Originally from Austin, Texas, Steenman lives in Franklin. Previously, she served as an instructor pilot/operational test manager in the Air Force.

“It seems like she thinks that she’s not racist, but her behavior speaks racism,”  Brad Fiscus says. “She believes that she has the ability to — I don’t know, say whatever she wants without any kind of rebuttal or any kind of pushback from it.”

He wasn’t done: “She’s gonna push the agenda that’s whatever the hot-button agenda is nationally.”

The state’s Republican governor, Bill Lee, signed legislation into law on May 25, 2021, that banned teaching CRT in Tennessee’s public schools. It would go into effect a week later.

Moms for Liberty-Williamson County also would set its sights on Wit and Wisdom, a set of English language arts curriculum for kindergarten through fifth grade.

Steenman met with Tennessee’s commissioner of education on June 30, 2021, to complain that Wit and Wisdom allegedly violated the state’s new anti-CRT law. Armed with a letter on behalf of Moms for Liberty-Williamson County, she singled out four books in the curriculum for second-graders. One was about former civil-rights leader Martin Luther King Jr.

“The classroom books and teacher manuals reveal both explicit and implicit Anti-American, Anti-White, and Anti-Mexican teaching,” Steenman alleged in the 11-page letter. “Additionally, it implies to second grade children that people of color continue to be oppressed by an oppressive ‘angry, vicious, scary, mean, loud, violent [rude], and [hateful]’ white population (Attachment 1 – Teacher’s Manual) and teaches that the racial injustice of the 1960s exists today . . . The narrow and slanted obsession on historical mistakes reveals a heavily biased agenda, one that makes children hate their country, each other, and/or themselves.”

“Trying to ban books about MLK and Ruby Bridges” — Bridges, at 6 years old in 1960, became one of the first Black children to attend an all-white public school in New Orleans — “in the schools is straight-up racism, without a doubt,” Franklin Community Church’s Kevin Riggs says. “But they’re going to argue with you that it’s not. And they’re going to rationalize why it’s not.”
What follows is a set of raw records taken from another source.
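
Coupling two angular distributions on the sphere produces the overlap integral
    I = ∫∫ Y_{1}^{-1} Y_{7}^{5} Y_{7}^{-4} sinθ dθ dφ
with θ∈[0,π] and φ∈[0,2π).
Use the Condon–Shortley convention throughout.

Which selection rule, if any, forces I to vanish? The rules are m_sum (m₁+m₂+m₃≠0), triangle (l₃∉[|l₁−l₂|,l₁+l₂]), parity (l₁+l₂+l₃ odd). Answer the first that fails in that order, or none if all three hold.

parity

m₁+m₂+m₃ = -1 + 5 − 4 = 0  ✓
triangle: |1−7|=6 ≤ l₃=7 ≤ 1+7=8  ✓
parity: l₁+l₂+l₃ = 15 is odd  ✗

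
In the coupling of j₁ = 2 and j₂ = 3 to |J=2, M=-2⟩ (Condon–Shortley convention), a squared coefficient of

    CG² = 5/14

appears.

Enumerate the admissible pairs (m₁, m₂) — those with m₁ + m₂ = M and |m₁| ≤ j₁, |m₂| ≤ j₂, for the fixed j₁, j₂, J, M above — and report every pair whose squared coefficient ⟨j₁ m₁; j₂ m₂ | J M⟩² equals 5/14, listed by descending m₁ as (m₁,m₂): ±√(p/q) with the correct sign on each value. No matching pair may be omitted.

Admissible pairs with m₁+m₂ = M = -2: (-2,0), (-1,-1), (0,-2), (1,-3)
  (m₁,m₂)=(1,-3): CG² = 5/14, CG = +√(5/14)   ← matches the target
  (m₁,m₂)=(0,-2): CG² = 5/14, CG = −√(5/14)   ← matches the target
  (m₁,m₂)=(-1,-1): CG² = 3/14, CG = +√(3/14)
  (m₁,m₂)=(-2,0): CG² = 1/14, CG = −√(1/14)
Pairs with CG² = 5/14: (1,-3): +√(5/14); (0,-2): −√(5/14)

(1,-3): +√(5/14); (0,-2): −√(5/14)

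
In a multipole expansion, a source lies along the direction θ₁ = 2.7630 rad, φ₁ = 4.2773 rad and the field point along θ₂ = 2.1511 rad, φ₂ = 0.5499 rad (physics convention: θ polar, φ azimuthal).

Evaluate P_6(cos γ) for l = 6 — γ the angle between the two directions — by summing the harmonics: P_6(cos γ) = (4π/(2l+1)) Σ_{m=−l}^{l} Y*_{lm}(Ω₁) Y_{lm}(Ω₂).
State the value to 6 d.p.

Summing Y*_{l m}(θ₁,φ₁)·Y_{l m}(θ₂,φ₂) over m ∈ [−6, 6]; prefactor 4π/(2·6+1) = 0.966644:
  m=-6: (0.00106 + 0.00062j) × (-0.16321 + 0.02597j) = -0.00019 - 0.00007j  (running Σ = -0.00019 - 0.00007j)
  m=-5: (0.00882 - 0.00610j) × (0.34685 + 0.14342j) = 0.00394 - 0.00085j  (running Σ = 0.00375 - 0.00092j)
  m=-4: (-0.00955 - 0.05577j) × (-0.23678 - 0.32556j) = -0.01590 + 0.01631j  (running Σ = -0.01215 + 0.01539j)
  m=-3: (-0.19161 - 0.05211j) × (0.00505 + 0.06387j) = 0.00236 - 0.01250j  (running Σ = -0.00979 + 0.00289j)
  m=-2: (-0.28853 + 0.34212j) × (-0.14770 + 0.29005j) = -0.05662 - 0.13422j  (running Σ = -0.06641 - 0.13133j)
  m=-1: (0.22052 + 0.47445j) × (0.16688 - 0.10229j) = 0.08533 + 0.05662j  (running Σ = 0.01893 - 0.07471j)
  m=0: (-0.03085 + 0.00000j) × (0.27804 + 0.00000j) = -0.00858 + 0.00000j  (running Σ = 0.01035 - 0.07471j)
  m=1: (-0.22052 + 0.47445j) × (-0.16688 - 0.10229j) = 0.08533 - 0.05662j  (running Σ = 0.09568 - 0.13133j)
  m=2: (-0.28853 - 0.34212j) × (-0.14770 - 0.29005j) = -0.05662 + 0.13422j  (running Σ = 0.03907 + 0.00289j)
  m=3: (0.19161 - 0.05211j) × (-0.00505 + 0.06387j) = 0.00236 + 0.01250j  (running Σ = 0.04143 + 0.01539j)
  m=4: (-0.00955 + 0.05577j) × (-0.23678 + 0.32556j) = -0.01590 - 0.01631j  (running Σ = 0.02553 - 0.00092j)
  m=5: (-0.00882 - 0.00610j) × (-0.34685 + 0.14342j) = 0.00394 + 0.00085j  (running Σ = 0.02947 - 0.00007j)
  m=6: (0.00106 - 0.00062j) × (-0.16321 - 0.02597j) = -0.00019 + 0.00007j  (running Σ = 0.02928 - 0.00000j)
Σ over m = 0.02928 - 0.00000j; ×(4π/13) → 0.02830 - 0.00000j. Real part: 0.028301

0.028301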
Part two: A darker shade of red

On Aug. 7, 2021, Steenman posted again in the Facebook group. She bemoaned that one of Williamson County Schools’ high schools had sent an online form asking students which pronouns they would like used and that parents had been called “caregivers.” She complained about LGBTQ+ school clubs. She also warned about COVID-19 masks in schools and an upcoming emergency meeting of Williamson County Schools’ school board, set for three days later.

The school board meeting lasted nearly three hours. Public comment got crazy: yelling, threats, grandstanding. At least two anti-maskers were kicked out. At the end, the board voted seven to three in favor of a mask mandate — with exceptions, like religious- and health-related reasons — that would go into effect on Aug. 12, 2021, for staff, students and visitors at elementary-grade levels in all buildings and buses. It was set to stay in effect through Sept. 21, 2021.

Within days, Brad Fiscus got two anonymous voicemails. The Lookout obtained them. Both were vulgar. Both attacked him and his wife.

One ended: “Eat s—, Brad! Get the f— outta Tennessee, you pile of garbage. F— you.”

By then, the Fiscuses had already discussed moving. They ended up leaving Tennessee the following month.